Cancun (Mexico): The five-day World Trade Organisation Ministerial kicked off amidst anti-globalisation
protests to expose the widening gap between rich and poor even as its Director General Supachai
Panitchpakdi asserted that time had come for the 146 Trade Ministers to agree on removing barriers to
trade.
"There comes a time when rhetoric has to be backed by action. The weak world economy needed a
strong message from ministers in favour of freer trade," Supachai told the opening session of the fifth
WTO Ministerial in which battle lines have been drawn among developing and developed countries on
contentious agriculture and Singapore issues.
Supachai's appeal came at a time when 4,700 delegates fear a repeat of a WTO meeting in Seattle in
1999 that ended in deadlock across the table and rioting in the streets. The WTO is still to get over that
debacle.
The aim of this week's session is to revive talks that started two years ago at Doha and are due to end
with an agreement by the end of 2004 on further opening up of trade to spur growth in the world
economy.
"We should learn from the past and face the reality that we cannot keep postponing decisions,"

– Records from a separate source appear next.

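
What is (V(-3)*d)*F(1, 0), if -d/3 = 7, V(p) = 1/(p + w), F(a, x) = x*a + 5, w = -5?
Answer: 105/8 ≈ 13.125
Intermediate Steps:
F(a, x) = 5 + a*x (F(a, x) = a*x + 5 = 5 + a*x)
V(p) = 1/(-5 + p) (V(p) = 1/(p - 5) = 1/(-5 + p))
d = -21 (d = -3*7 = -21)
(V(-3)*d)*F(1, 0) = (-21/(-5 - 3))*(5 + 1*0) = (-21/(-8))*(5 + 0) = -⅛*(-21)*5 = (21/8)*5 = 105/8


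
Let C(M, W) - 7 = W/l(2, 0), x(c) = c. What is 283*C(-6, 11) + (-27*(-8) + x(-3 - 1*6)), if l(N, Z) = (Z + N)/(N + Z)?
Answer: 5301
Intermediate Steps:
l(N, Z) = 1 (l(N, Z) = (N + Z)/(N + Z) = 1)
C(M, W) = 7 + W (C(M, W) = 7 + W/1 = 7 + W*1 = 7 + W)
283*C(-6, 11) + (-27*(-8) + x(-3 - 1*6)) = 283*(7 + 11) + (-27*(-8) + (-3 - 1*6)) = 283*18 + (216 + (-3 - 6)) = 5094 + (216 - 9) = 5094 + 207 = 5301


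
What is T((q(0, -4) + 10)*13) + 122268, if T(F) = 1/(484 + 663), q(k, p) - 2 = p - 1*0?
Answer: 140241397/1147 ≈ 1.2227e+5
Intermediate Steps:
q(k, p) = 2 + p (q(k, p) = 2 + (p - 1*0) = 2 + (p + 0) = 2 + p)
T(F) = 1/1147
T((q(0, -4) + 10)*13) + 122268 = 1/1147 + 122268 = 140241397/1147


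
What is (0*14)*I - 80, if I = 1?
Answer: -80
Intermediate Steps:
(0*14)*I - 80 = (0*14)*1 - 80 = 0*1 - 80 = 0 - 80 = -80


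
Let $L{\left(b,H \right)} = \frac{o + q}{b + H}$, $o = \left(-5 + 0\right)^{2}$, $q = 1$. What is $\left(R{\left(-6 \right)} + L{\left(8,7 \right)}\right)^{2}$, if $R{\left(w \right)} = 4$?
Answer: $\frac{7396}{225} \approx 32.871$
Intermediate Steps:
$o = 25$ ($o = \left(-5\right)^{2} = 25$)
$L{\left(b,H \right)} = \frac{26}{H + b}$ ($L{\left(b,H \right)} = \frac{25 + 1}{b + H} = \frac{26}{H + b}$)
$\left(R{\left(-6 \right)} + L{\left(8,7 \right)}\right)^{2} = \left(4 + \frac{26}{7 + 8}\right)^{2} = \left(4 + \frac{26}{15}\right)^{2} = \left(\frac{86}{15}\right)^{2} = \frac{7396}{225}$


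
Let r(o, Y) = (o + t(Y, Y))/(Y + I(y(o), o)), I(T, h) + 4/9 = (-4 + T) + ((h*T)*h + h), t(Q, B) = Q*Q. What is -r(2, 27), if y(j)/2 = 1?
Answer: -6579/311 ≈ -21.154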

Supachai said as some slogan-shouting anti-globalisation activists, some of whom had their mouths
taped, held placards denouncing the WTO as anti-development and undemocratic.
A large number of activists and farmers have also descended at Cancun for a protest demonstration
near the meeting site. But police has barricaded the entire conference venue and was patrolling to
prevent any untoward incident.
Even as activists carried out demonstrations in the picturesque beaches, a South Korean protestor Lee
Kyang Hae stabbed himself during clashes between the police and demonstrators outside the WTO
meeting venue. Other activists described the action as a "ceremonial act".